# The Worst Witch 2017!



## Sheilawisz (Aug 23, 2017)

Hello and greetings to everyone here in the Film and Television Forum!

Some months ago I was very happy to hear that there would be a new TV series of _The Worst Witch_, since I totally loved the original series that they made quite a long time ago. It was necessary to wait a little for the new version, but finally it's available in Netflix now.

I have already watched the first season two times, and I recommend it a lot!

[video=youtube_share;jpDXPpvVmlM]https://youtu.be/jpDXPpvVmlM[/video]

Just in case that you are not familiar with The Worst Witch: This is a very old book series, with the first installment getting published back in 1974. The story is about a young witch called Mildred Hubble, who attends a witches school called Miss Cackle's Academy for Witches.

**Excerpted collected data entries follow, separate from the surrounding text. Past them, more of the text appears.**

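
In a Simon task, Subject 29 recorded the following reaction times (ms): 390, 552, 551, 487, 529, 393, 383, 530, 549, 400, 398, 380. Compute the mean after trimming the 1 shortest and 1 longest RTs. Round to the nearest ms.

461 ms

Sorted: 380, 383, 390, 393, 398, 400, 487, 529, 530, 549, 551, 552
Drop lowest 1 (380) and highest 1 (552)
Remaining (n=10): Σ = 4610, mean = 4610/10 = 461.000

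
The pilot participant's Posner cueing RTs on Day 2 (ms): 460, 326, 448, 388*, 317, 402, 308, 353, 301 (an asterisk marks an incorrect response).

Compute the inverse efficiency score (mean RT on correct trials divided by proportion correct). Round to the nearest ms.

410 ms

Correct trials (n=8): 460, 326, 448, 317, 402, 308, 353, 301
Mean correct RT = 2915/8 = 364.3750 ms
Proportion correct = 8/9
IES = 364.3750 / (8/9) = 409.922 ms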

The clumsy Mildred is often the worst witch in the academy, and yet she manages to save her friends and school from disaster in many different and very funny adventures!

Are there other fans of _The Worst Witch_ here in Mythic Scribes?


----------



## Devor (Aug 23, 2017)

I saw the first episode and thought it was pretty good.  But the kids didn't like it and that makes me sad.


----------



## CupofJoe (Aug 23, 2017)

I thought it okay [at least the three episodes I've seen] but I didn't like it as much as the earlier series [from the 80s?]. That seemed a bit more anarchic and silly. But there again a middle aged man probably isn't their target audience.


----------



## pmmg (Aug 23, 2017)

I saw this pop up on Netflix, but it did not really appeal to me. But...what I am currently watching is not very good, so I will give it a look.


----------



## Sheilawisz (Aug 24, 2017)

At first, I did not like the new _The Worst Witch_ TV series.

The first episodes were great, but I was having trouble to accept every new actress apart from Mildred. The new Maud is just not as good as the classic Maud, and I still feel the same about all of them.

What they did with Enid is particularly annoying, because simply that's not our Enid!

However, I totally loved the new Academy. The new castle is just spectacular! The indoors of the academy are great too, much better than those from the classic series. The cauldrons are lovely with that transparent part made of glass, and in general this new series looks much more colorful and happier than the first one.

Finally, The Worst Witch got the level of special effects that it has always deserved and I am very happy about that.

Almost all of the episodes in this new series are brilliant, displaying many new things and at the same time keeping (and enhancing!) that great and classic atmosphere and feelings of The Worst Witch.

Have you watched the old movie, the very first adaptation that they made of the books?


----------